Wolfers coauthors paper on the growing gap in life expectancy and retirement benefits

May 31, 2017

A new working paper by Alan Auerbach, Kerwin Charles, Courtney Coile, William Gale, Dana Goldman, Ronald Lee, Charles Lucas, Peter Orszag, Louise Sheiner, Bryan Tysinger, David Weil, Justin Wolfers and Rebeca Wong, titled How the Growing Gap in Life Expectancy May Affect Retirement Benefits and Reforms, was issued by the National Bureau of Economic Research in April 2017. 

Abstract

Older Americans have experienced dramatic gains in life expectancy in recent decades, but an emerging literature reveals that these gains are accumulating mostly to those at the top of the income distribution. We explore how growing inequality in life expectancy affects lifetime benefits from Social Security, Medicare, and other programs and how this phenomenon interacts with possible program reforms. We first project that life expectancy at age 50 for males in the two highest income quintiles will rise by 7 to 8 years between the 1930 and 1960 birth cohorts, but that the two lowest income quintiles will experience little to no increase over that time period.
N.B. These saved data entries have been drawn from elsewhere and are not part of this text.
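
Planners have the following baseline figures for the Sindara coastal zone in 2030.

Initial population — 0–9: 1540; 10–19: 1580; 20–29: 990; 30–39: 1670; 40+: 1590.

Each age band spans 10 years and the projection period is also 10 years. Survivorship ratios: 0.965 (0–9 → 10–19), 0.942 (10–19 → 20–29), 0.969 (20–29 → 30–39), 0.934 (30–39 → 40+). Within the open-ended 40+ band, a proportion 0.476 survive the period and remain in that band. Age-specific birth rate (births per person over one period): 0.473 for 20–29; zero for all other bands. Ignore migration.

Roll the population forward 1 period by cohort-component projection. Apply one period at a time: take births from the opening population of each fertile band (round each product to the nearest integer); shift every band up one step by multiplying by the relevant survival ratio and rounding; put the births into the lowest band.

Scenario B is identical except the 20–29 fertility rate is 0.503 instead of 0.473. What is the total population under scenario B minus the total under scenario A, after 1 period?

Period 1:
Births: 990 × 0.473 = 468
10–19: 1540 × 0.965 = 1486
20–29: 1580 × 0.942 = 1488
30–39: 990 × 0.969 = 959
40+: 1670 × 0.934 + 1590 × 0.476 = 1560 + 757 = 2317
→ [468, 1486, 1488, 959, 2317]
Scenario A total after 1 period: 6718
Scenario B projection —
Period 1:
Births: 990 × 0.503 = 498
10–19: 1540 × 0.965 = 1486
20–29: 1580 × 0.942 = 1488
30–39: 990 × 0.969 = 959
40+: 1670 × 0.934 + 1590 × 0.476 = 1560 + 757 = 2317
→ [498, 1486, 1488, 959, 2317]
Scenario B total after 1 period: 6748
Difference B − A = 6748 − 6718 = 30

30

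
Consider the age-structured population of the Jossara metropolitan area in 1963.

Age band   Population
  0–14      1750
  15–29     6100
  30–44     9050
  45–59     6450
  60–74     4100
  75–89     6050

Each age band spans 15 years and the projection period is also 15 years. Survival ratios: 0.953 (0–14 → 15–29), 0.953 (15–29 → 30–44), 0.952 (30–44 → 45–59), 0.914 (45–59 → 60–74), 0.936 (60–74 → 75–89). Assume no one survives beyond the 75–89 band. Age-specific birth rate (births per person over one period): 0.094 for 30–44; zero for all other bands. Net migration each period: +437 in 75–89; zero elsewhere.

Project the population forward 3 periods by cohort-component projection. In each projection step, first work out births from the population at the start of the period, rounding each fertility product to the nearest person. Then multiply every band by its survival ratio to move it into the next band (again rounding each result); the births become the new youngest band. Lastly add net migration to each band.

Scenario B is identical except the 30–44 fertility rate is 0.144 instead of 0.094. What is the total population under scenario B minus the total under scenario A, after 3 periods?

769

After projecting period 1:
Births: 9050 × 0.094 = 851
15–29: 1750 × 0.953 = 1668
30–44: 6100 × 0.953 = 5813
45–59: 9050 × 0.952 = 8616
60–74: 6450 × 0.914 = 5895
75–89: 4100 × 0.936 = 3838
Net migration: 75–89 + 437 → 4275
End of period: [851, 1668, 5813, 8616, 5895, 4275]
After projecting period 2:
Births: 5813 × 0.094 = 546
15–29: 851 × 0.953 = 811
30–44: 1668 × 0.953 = 1590
45–59: 5813 × 0.952 = 5534
60–74: 8616 × 0.914 = 7875
75–89: 5895 × 0.936 = 5518
Net migration: 75–89 + 437 → 5955
End of period: [546, 811, 1590, 5534, 7875, 5955]
After projecting period 3:
Births: 1590 × 0.094 = 149
15–29: 546 × 0.953 = 520
30–44: 811 × 0.953 = 773
45–59: 1590 × 0.952 = 1514
60–74: 5534 × 0.914 = 5058
75–89: 7875 × 0.936 = 7371
Net migration: 75–89 + 437 → 7808
End of period: [149, 520, 773, 1514, 5058, 7808]
Scenario A total after 3 periods: 15822
Scenario B projection —
After projecting period 1:
Births: 9050 × 0.144 = 1303
15–29: 1750 × 0.953 = 1668
30–44: 6100 × 0.953 = 5813
45–59: 9050 × 0.952 = 8616
60–74: 6450 × 0.914 = 5895
75–89: 4100 × 0.936 = 3838
Net migration: 75–89 + 437 → 4275
End of period: [1303, 1668, 5813, 8616, 5895, 4275]
After projecting period 2:
Births: 5813 × 0.144 = 837
15–29: 1303 × 0.953 = 1242
30–44: 1668 × 0.953 = 1590
45–59: 5813 × 0.952 = 5534
60–74: 8616 × 0.914 = 7875
75–89: 5895 × 0.936 = 5518
Net migration: 75–89 + 437 → 5955
End of period: [837, 1242, 1590, 5534, 7875, 5955]
After projecting period 3:
Births: 1590 × 0.144 = 229
15–29: 837 × 0.953 = 798
30–44: 1242 × 0.953 = 1184
45–59: 1590 × 0.952 = 1514
60–74: 5534 × 0.914 = 5058
75–89: 7875 × 0.936 = 7371
Net migration: 75–89 + 437 → 7808
End of period: [229, 798, 1184, 1514, 5058, 7808]
Scenario B total after 3 periods: 16591
Difference B − A = 16591 − 15822 = 769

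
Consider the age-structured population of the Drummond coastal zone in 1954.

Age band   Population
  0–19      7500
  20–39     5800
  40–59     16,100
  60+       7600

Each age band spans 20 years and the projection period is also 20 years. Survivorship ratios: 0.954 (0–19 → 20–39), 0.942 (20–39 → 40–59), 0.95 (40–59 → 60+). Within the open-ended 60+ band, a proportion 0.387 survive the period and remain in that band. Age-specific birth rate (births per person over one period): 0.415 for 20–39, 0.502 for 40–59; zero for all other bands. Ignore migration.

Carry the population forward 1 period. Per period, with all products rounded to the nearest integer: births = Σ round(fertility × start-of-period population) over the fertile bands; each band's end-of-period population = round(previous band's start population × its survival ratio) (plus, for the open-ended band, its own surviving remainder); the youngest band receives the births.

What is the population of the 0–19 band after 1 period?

Period 1.
Births: 5800 * 0.415 = 2407 ; 16100 * 0.502 = 8082 ⇒ total 10489
20–39: 7500 * 0.954 = 7155
40–59: 5800 * 0.942 = 5464
60+: 16100 * 0.95 + 7600 * 0.387 = 15295 + 2941 = 18236
End of period: [10489, 7155, 5464, 18236]

10489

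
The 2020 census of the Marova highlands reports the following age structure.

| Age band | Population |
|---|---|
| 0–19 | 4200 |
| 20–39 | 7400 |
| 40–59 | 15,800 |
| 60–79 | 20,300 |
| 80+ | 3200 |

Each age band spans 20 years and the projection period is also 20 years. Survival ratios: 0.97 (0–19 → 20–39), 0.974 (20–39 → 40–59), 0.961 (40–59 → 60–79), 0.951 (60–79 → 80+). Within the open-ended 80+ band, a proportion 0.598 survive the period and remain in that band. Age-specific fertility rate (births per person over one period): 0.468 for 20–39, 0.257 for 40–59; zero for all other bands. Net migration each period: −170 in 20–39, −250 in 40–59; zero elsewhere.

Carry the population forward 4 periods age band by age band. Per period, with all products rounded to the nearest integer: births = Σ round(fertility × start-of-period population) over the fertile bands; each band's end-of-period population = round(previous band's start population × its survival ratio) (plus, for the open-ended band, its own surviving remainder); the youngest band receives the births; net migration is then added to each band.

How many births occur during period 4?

After projecting period 1:
Births: 7400 × 0.468 = 3463, 15800 × 0.257 = 4061 — total 7524
20–39: 4200 × 0.97 = 4074
40–59: 7400 × 0.974 = 7208
60–79: 15800 × 0.961 = 15184
80+: 20300 × 0.951 + 3200 × 0.598 = 19305 + 1914 = 21219
Net migration: 20–39 − 170 → 3904; 40–59 − 250 → 6958
Population now: 0–19=7524, 20–39=3904, 40–59=6958, 60–79=15184, 80+=21219
After projecting period 2:
Births: 3904 × 0.468 = 1827, 6958 × 0.257 = 1788 — total 3615
20–39: 7524 × 0.97 = 7298
40–59: 3904 × 0.974 = 3802
60–79: 6958 × 0.961 = 6687
80+: 15184 × 0.951 + 21219 × 0.598 = 14440 + 12689 = 27129
Net migration: 20–39 − 170 → 7128; 40–59 − 250 → 3552
Population now: 0–19=3615, 20–39=7128, 40–59=3552, 60–79=6687, 80+=27129
After projecting period 3:
Births: 7128 × 0.468 = 3336, 3552 × 0.257 = 913 — total 4249
20–39: 3615 × 0.97 = 3507
40–59: 7128 × 0.974 = 6943
60–79: 3552 × 0.961 = 3413
80+: 6687 × 0.951 + 27129 × 0.598 = 6359 + 16223 = 22582
Net migration: 20–39 − 170 → 3337; 40–59 − 250 → 6693
Population now: 0–19=4249, 20–39=3337, 40–59=6693, 60–79=3413, 80+=22582
After projecting period 4:
Births: 3337 × 0.468 = 1562, 6693 × 0.257 = 1720 — total 3282
20–39: 4249 × 0.97 = 4122
40–59: 3337 × 0.974 = 3250
60–79: 6693 × 0.961 = 6432
80+: 3413 × 0.951 + 22582 × 0.598 = 3246 + 13504 = 16750
Net migration: 20–39 − 170 → 3952; 40–59 − 250 → 3000
Population now: 0–19=3282, 20–39=3952, 40–59=3000, 60–79=6432, 80+=16750

3282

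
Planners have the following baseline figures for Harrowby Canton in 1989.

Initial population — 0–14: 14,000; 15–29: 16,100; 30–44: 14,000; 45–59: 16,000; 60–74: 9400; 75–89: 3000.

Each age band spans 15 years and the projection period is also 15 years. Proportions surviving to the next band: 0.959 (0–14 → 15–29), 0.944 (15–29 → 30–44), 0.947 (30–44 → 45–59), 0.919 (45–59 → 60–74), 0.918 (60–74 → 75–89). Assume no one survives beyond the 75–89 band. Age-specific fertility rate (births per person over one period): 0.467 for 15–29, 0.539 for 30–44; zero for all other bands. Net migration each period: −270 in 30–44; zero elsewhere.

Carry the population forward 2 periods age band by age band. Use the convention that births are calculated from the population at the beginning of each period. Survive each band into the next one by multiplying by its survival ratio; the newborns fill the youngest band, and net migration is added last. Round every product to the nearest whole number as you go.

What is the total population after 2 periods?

80986

After projecting period 1:
Births: 16100 * 0.467 = 7519, 14000 * 0.539 = 7546 → 15065
15–29: 14000 * 0.959 = 13426
30–44: 16100 * 0.944 = 15198
45–59: 14000 * 0.947 = 13258
60–74: 16000 * 0.919 = 14704
75–89: 9400 * 0.918 = 8629
Net migration: 30–44 − 270 → 14928
Giving 15065 / 13426 / 14928 / 13258 / 14704 / 8629.
After projecting period 2:
Births: 13426 * 0.467 = 6270, 14928 * 0.539 = 8046 → 14316
15–29: 15065 * 0.959 = 14447
30–44: 13426 * 0.944 = 12674
45–59: 14928 * 0.947 = 14137
60–74: 13258 * 0.919 = 12184
75–89: 14704 * 0.918 = 13498
Net migration: 30–44 − 270 → 12404
Giving 14316 / 14447 / 12404 / 14137 / 12184 / 13498.
Total after period 2: 14316 + 14447 + 12404 + 14137 + 12184 + 13498 = 80986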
This divergence in life expectancy will cause the gap between average lifetime program benefits received by men in the highest and lowest quintiles to widen by $130,000 (in $2009) over this period. Finally we simulate the effect of Social Security reforms such as raising the normal retirement age and changing the benefit formula to see whether they mitigate or enhance the reduced progressivity resulting from the widening gap in life expectancy.